Are we all victims of cause and effect?
Answer by Shaun Williamson
In ‘Philosophical Investigations’ Wittgenstein poses the question ‘What is the difference between raising my arm in the air and my arm going up in the air?’ He also suggests as an answer to this question: ‘The absence of surprise’.
If my arm goes up in the air just by itself then I would be surprised and if this happened repeatedly I would also be disturbed and would probably consult a doctor and a neurologist to find out why this was happening. I would certainly regard myself as a victim of cause and effect.
However if my arm only goes up in the air when I raise my arm in the air then I am not disturbed and I do not regard myself as being a slave to causality.

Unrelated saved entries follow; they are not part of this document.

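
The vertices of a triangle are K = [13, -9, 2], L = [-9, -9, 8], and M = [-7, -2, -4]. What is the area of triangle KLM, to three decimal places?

149.151

KL = (-22, 0, 6),  KM = (-20, 7, -6)
i: 0·(-6) - 6·7 = 0 - 42 = -42
j: 6·(-20) - (-22)·(-6) = -120 - 132 = -252
k: (-22)·7 - 0·(-20) = -154 - 0 = -154
KL × KM = (-42, -252, -154)
|KL × KM| = √88984 ≈ 298.3019
area = ½ · 298.3019 ≈ 149.151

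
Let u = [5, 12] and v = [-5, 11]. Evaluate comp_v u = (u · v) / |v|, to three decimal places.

u · v = 5·(-5) + 12·11 = -25 + 132 = 107
|v| = √(25 + 121) = √146 ≈ 12.0830
comp_v u = 107 / √146 ≈ 8.855

8.855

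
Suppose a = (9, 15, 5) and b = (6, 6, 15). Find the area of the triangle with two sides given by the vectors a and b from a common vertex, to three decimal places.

112.190

i: 15·15 - 5·6 = 225 - 30 = 195
j: 5·6 - 9·15 = 30 - 135 = -105
k: 9·6 - 15·6 = 54 - 90 = -36
a × b = (195, -105, -36)
|a × b| = √(195² + (-105)² + (-36)²) = √50346 ≈ 224.3791
area = ½ · 224.3791 ≈ 112.190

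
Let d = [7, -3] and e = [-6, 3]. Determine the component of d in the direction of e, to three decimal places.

-7.603

d · e = 7·(-6) + (-3)·3 = -42 - 9 = -51
|e| = √(36 + 9) = √45 ≈ 6.7082
comp_e d = -51 / √45 ≈ -7.603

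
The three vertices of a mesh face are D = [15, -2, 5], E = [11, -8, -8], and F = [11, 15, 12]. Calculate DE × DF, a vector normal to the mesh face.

(179, 80, -92)

DE = (-4, -6, -13)
DF = (-4, 17, 7)
i: (-6)·7 - (-13)·17 = -42 - (-221) = 179
j: (-13)·(-4) - (-4)·7 = 52 - (-28) = 80
k: (-4)·17 - (-6)·(-4) = -68 - 24 = -92
DE × DF = (179, 80, -92)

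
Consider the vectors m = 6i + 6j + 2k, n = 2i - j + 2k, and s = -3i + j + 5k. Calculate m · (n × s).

n × s:
i: (-1)·5 - 2·1 = -5 - 2 = -7
j: 2·(-3) - 2·5 = -6 - 10 = -16
k: 2·1 - (-1)·(-3) = 2 - 3 = -1
n × s = (-7, -16, -1)
m · (n × s) = 6·(-7) + 6·(-16) + 2·(-1) = -42 - 96 - 2 = -140

-140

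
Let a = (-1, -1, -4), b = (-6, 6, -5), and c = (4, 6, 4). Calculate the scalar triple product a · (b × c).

182

b × c:
i: 6·4 - (-5)·6 = 24 - (-30) = 54
j: (-5)·4 - (-6)·4 = -20 - (-24) = 4
k: (-6)·6 - 6·4 = -36 - 24 = -60
b × c = (54, 4, -60)
a · (b × c) = (-1)·54 + (-1)·4 + (-4)·(-60) = -54 - 4 + 240 = 182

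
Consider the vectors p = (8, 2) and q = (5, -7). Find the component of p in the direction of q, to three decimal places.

3.022

p · q = 8·5 + 2·(-7) = 40 - 14 = 26
|q| = √(25 + 49) = √74 ≈ 8.6023
comp_q p = 26 / √74 ≈ 3.022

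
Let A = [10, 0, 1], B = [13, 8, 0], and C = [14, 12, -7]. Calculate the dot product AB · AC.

116

AB = B − A = (3, 8, -1)
AC = C − A = (4, 12, -8)
AB · AC = 3·4 + 8·12 + (-1)·(-8) = 12 + 96 + 8 = 116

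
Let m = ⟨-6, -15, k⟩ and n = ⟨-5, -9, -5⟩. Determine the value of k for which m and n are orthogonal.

m · n = (-6)·(-5) + (-15)·(-9) + k·(-5) = 165 - 5k
Set equal to 0: -5k = -165, so k = 33.

33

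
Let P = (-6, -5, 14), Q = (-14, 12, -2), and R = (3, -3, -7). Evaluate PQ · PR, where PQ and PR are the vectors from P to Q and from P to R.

298

PQ = Q − P = (-8, 17, -16)
PR = R − P = (9, 2, -21)
PQ · PR = (-8)·9 + 17·2 + (-16)·(-21) = -72 + 34 + 336 = 298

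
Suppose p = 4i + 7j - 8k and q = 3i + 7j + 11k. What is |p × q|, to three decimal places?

i: 7·11 - (-8)·7 = 77 - (-56) = 133
j: (-8)·3 - 4·11 = -24 - 44 = -68
k: 4·7 - 7·3 = 28 - 21 = 7
p × q = (133, -68, 7)
|p × q| = √(133² + (-68)² + 7²) = √22362 ≈ 149.5393

149.539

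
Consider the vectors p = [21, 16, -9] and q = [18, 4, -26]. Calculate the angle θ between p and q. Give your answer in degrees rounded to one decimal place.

40.5

p · q = 21·18 + 16·4 + (-9)·(-26) = 378 + 64 + 234 = 676
|p|² = 441 + 256 + 81 = 778,  |p| = √778 ≈ 27.892651
|q|² = 324 + 16 + 676 = 1016,  |q| = √1016 ≈ 31.874755
cos θ = 676 / (27.892651 · 31.874755) ≈ 0.76034
θ = arccos(0.76034) ≈ 40.5°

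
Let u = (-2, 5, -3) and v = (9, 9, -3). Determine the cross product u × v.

(12, -33, -63)

i: 5·(-3) - (-3)·9 = -15 - (-27) = 12
j: (-3)·9 - (-2)·(-3) = -27 - 6 = -33
k: (-2)·9 - 5·9 = -18 - 45 = -63
u × v = (12, -33, -63)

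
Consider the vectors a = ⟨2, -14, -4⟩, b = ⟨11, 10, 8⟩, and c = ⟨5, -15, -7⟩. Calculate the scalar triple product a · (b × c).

-678

b × c:
i: 10·(-7) - 8·(-15) = -70 - (-120) = 50
j: 8·5 - 11·(-7) = 40 - (-77) = 117
k: 11·(-15) - 10·5 = -165 - 50 = -215
b × c = (50, 117, -215)
a · (b × c) = 2·50 + (-14)·117 + (-4)·(-215) = 100 - 1638 + 860 = -678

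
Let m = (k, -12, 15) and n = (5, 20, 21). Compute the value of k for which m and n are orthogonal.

m · n = k·5 + (-12)·20 + 15·21 = 75 + 5k
Set equal to 0: 5k = -75, so k = -15.

-15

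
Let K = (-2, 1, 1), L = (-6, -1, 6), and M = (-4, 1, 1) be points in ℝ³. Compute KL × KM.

KL = (-4, -2, 5)
KM = (-2, 0, 0)
i: (-2)·0 - 5·0 = 0 - 0 = 0
j: 5·(-2) - (-4)·0 = -10 - 0 = -10
k: (-4)·0 - (-2)·(-2) = 0 - 4 = -4
KL × KM = (0, -10, -4)

(0, -10, -4)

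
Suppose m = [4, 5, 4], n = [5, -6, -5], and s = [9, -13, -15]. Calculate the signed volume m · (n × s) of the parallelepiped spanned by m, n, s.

n × s:
i: (-6)·(-15) - (-5)·(-13) = 90 - 65 = 25
j: (-5)·9 - 5·(-15) = -45 - (-75) = 30
k: 5·(-13) - (-6)·9 = -65 - (-54) = -11
n × s = (25, 30, -11)
m · (n × s) = 4·25 + 5·30 + 4·(-11) = 100 + 150 - 44 = 206

206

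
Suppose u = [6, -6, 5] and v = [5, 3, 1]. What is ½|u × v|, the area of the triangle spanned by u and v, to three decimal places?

i: (-6)·1 - 5·3 = -6 - 15 = -21
j: 5·5 - 6·1 = 25 - 6 = 19
k: 6·3 - (-6)·5 = 18 - (-30) = 48
u × v = (-21, 19, 48)
|u × v| = √((-21)² + 19² + 48²) = √3106 ≈ 55.7315
area = ½ · 55.7315 ≈ 27.866

27.866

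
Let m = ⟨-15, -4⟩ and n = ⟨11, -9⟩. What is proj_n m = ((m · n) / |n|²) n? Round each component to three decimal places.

m · n = (-15)·11 + (-4)·(-9) = -165 + 36 = -129
|n|² = 121 + 81 = 202
proj_n m = (-129/202) · (11, -9) ≈ (-7.025, 5.748)

(-7.025, 5.748)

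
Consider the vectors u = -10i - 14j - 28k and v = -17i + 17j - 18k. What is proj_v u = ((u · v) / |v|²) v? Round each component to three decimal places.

(-8.217, 8.217, -8.701)

u · v = (-10)·(-17) + (-14)·17 + (-28)·(-18) = 170 - 238 + 504 = 436
|v|² = 289 + 289 + 324 = 902
proj_v u = (436/902) · (-17, 17, -18) ≈ (-8.217, 8.217, -8.701)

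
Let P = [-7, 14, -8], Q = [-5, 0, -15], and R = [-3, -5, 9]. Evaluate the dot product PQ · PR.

PQ = Q − P = (2, -14, -7)
PR = R − P = (4, -19, 17)
PQ · PR = 2·4 + (-14)·(-19) + (-7)·17 = 8 + 266 - 119 = 155

155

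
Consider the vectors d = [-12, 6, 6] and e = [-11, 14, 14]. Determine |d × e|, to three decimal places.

i: 6·14 - 6·14 = 84 - 84 = 0
j: 6·(-11) - (-12)·14 = -66 - (-168) = 102
k: (-12)·14 - 6·(-11) = -168 - (-66) = -102
d × e = (0, 102, -102)
|d × e| = √(0² + 102² + (-102)²) = √20808 ≈ 144.2498

144.250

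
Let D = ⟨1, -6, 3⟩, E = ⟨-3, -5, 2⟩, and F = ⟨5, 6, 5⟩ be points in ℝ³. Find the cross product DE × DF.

(14, 4, -52)

DE = (-4, 1, -1)
DF = (4, 12, 2)
i: 1·2 - (-1)·12 = 2 - (-12) = 14
j: (-1)·4 - (-4)·2 = -4 - (-8) = 4
k: (-4)·12 - 1·4 = -48 - 4 = -52
DE × DF = (14, 4, -52)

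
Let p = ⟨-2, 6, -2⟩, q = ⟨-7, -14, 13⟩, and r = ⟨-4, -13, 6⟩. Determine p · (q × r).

q × r:
i: (-14)·6 - 13·(-13) = -84 - (-169) = 85
j: 13·(-4) - (-7)·6 = -52 - (-42) = -10
k: (-7)·(-13) - (-14)·(-4) = 91 - 56 = 35
q × r = (85, -10, 35)
p · (q × r) = (-2)·85 + 6·(-10) + (-2)·35 = -170 - 60 - 70 = -300

-300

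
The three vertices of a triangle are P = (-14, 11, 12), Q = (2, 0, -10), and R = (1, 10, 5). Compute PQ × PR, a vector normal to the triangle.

PQ = (16, -11, -22)
PR = (15, -1, -7)
i: (-11)·(-7) - (-22)·(-1) = 77 - 22 = 55
j: (-22)·15 - 16·(-7) = -330 - (-112) = -218
k: 16·(-1) - (-11)·15 = -16 - (-165) = 149
PQ × PR = (55, -218, 149)

(55, -218, 149)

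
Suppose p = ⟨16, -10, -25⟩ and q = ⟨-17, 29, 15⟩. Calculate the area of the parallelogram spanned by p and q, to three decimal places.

i: (-10)·15 - (-25)·29 = -150 - (-725) = 575
j: (-25)·(-17) - 16·15 = 425 - 240 = 185
k: 16·29 - (-10)·(-17) = 464 - 170 = 294
p × q = (575, 185, 294)
|p × q| = √(575² + 185² + 294²) = √451286 ≈ 671.7782

671.778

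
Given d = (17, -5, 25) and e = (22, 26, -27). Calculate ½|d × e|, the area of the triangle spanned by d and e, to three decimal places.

i: (-5)·(-27) - 25·26 = 135 - 650 = -515
j: 25·22 - 17·(-27) = 550 - (-459) = 1009
k: 17·26 - (-5)·22 = 442 - (-110) = 552
d × e = (-515, 1009, 552)
|d × e| = √((-515)² + 1009² + 552²) = √1588010 ≈ 1260.1627
area = ½ · 1260.1627 ≈ 630.081

630.081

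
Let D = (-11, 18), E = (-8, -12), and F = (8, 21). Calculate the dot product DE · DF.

DE = E − D = (3, -30)
DF = F − D = (19, 3)
DE · DF = 3·19 + (-30)·3 = 57 - 90 = -33

-33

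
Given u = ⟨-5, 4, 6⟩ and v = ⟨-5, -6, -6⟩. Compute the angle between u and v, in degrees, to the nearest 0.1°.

113.9

u · v = (-5)·(-5) + 4·(-6) + 6·(-6) = 25 - 24 - 36 = -35
|u|² = 25 + 16 + 36 = 77,  |u| = √77 ≈ 8.774964
|v|² = 25 + 36 + 36 = 97,  |v| = √97 ≈ 9.848858
cos θ = -35 / (8.774964 · 9.848858) ≈ -0.40498
θ = arccos(-0.40498) ≈ 113.9°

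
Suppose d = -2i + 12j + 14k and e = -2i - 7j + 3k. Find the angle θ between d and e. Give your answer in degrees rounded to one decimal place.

d · e = (-2)·(-2) + 12·(-7) + 14·3 = 4 - 84 + 42 = -38
|d|² = 4 + 144 + 196 = 344,  |d| = √344 ≈ 18.547237
|e|² = 4 + 49 + 9 = 62,  |e| = √62 ≈ 7.874008
cos θ = -38 / (18.547237 · 7.874008) ≈ -0.26020
θ = arccos(-0.26020) ≈ 105.1°

105.1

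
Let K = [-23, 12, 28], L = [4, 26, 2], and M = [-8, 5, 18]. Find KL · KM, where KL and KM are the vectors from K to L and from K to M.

KL = L − K = (27, 14, -26)
KM = M − K = (15, -7, -10)
KL · KM = 27·15 + 14·(-7) + (-26)·(-10) = 405 - 98 + 260 = 567

567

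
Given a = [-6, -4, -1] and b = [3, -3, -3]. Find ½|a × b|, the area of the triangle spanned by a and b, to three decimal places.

i: (-4)·(-3) - (-1)·(-3) = 12 - 3 = 9
j: (-1)·3 - (-6)·(-3) = -3 - 18 = -21
k: (-6)·(-3) - (-4)·3 = 18 - (-12) = 30
a × b = (9, -21, 30)
|a × b| = √(9² + (-21)² + 30²) = √1422 ≈ 37.7094
area = ½ · 37.7094 ≈ 18.855

18.855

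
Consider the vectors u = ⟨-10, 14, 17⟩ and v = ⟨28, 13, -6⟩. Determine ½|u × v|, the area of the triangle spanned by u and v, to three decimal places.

366.935

i: 14·(-6) - 17·13 = -84 - 221 = -305
j: 17·28 - (-10)·(-6) = 476 - 60 = 416
k: (-10)·13 - 14·28 = -130 - 392 = -522
u × v = (-305, 416, -522)
|u × v| = √((-305)² + 416² + (-522)²) = √538565 ≈ 733.8699
area = ½ · 733.8699 ≈ 366.935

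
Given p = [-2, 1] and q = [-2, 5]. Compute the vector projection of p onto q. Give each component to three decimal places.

(-0.621, 1.552)

p · q = (-2)·(-2) + 1·5 = 4 + 5 = 9
|q|² = 4 + 25 = 29
proj_q p = (9/29) · (-2, 5) ≈ (-0.621, 1.552)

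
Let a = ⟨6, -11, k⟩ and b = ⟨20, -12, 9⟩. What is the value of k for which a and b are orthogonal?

-28

a · b = 6·20 + (-11)·(-12) + k·9 = 252 + 9k
Set equal to 0: 9k = -252, so k = -28.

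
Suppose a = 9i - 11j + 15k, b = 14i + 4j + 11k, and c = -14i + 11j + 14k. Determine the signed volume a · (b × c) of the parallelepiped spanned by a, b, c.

b × c:
i: 4·14 - 11·11 = 56 - 121 = -65
j: 11·(-14) - 14·14 = -154 - 196 = -350
k: 14·11 - 4·(-14) = 154 - (-56) = 210
b × c = (-65, -350, 210)
a · (b × c) = 9·(-65) + (-11)·(-350) + 15·210 = -585 + 3850 + 3150 = 6415

6415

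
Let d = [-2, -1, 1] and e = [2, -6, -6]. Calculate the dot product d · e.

d · e = (-2)·2 + (-1)·(-6) + 1·(-6) = -4 + 6 - 6 = -4

-4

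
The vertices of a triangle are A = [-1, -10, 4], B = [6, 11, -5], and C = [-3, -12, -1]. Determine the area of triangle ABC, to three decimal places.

AB = (7, 21, -9),  AC = (-2, -2, -5)
i: 21·(-5) - (-9)·(-2) = -105 - 18 = -123
j: (-9)·(-2) - 7·(-5) = 18 - (-35) = 53
k: 7·(-2) - 21·(-2) = -14 - (-42) = 28
AB × AC = (-123, 53, 28)
|AB × AC| = √18722 ≈ 136.8284
area = ½ · 136.8284 ≈ 68.414

68.414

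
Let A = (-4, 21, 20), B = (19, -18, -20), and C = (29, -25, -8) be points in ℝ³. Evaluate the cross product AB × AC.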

Humans use this ordinary way of classifying their actions as either voluntary or involuntary or coerced (if someone is holding a gun to our head) and they find this way of classifying actions useful and essential to human life.
Humans are physical material beings composed of atoms etc. So they are subject to the same laws of causality as any other physical thing but this doesn’t make them a slave to causality.
In the same way we expect certain actions such as breathing to be automatic and involuntary. If we we had to make a conscious effort to breathe then again we would soon be consulting the doctor and the neurologist.
It is only in Philosophy that we are tempted to think that because all human actions are subject to the laws of cause and effect that this means we must all be slaves to cause and effect.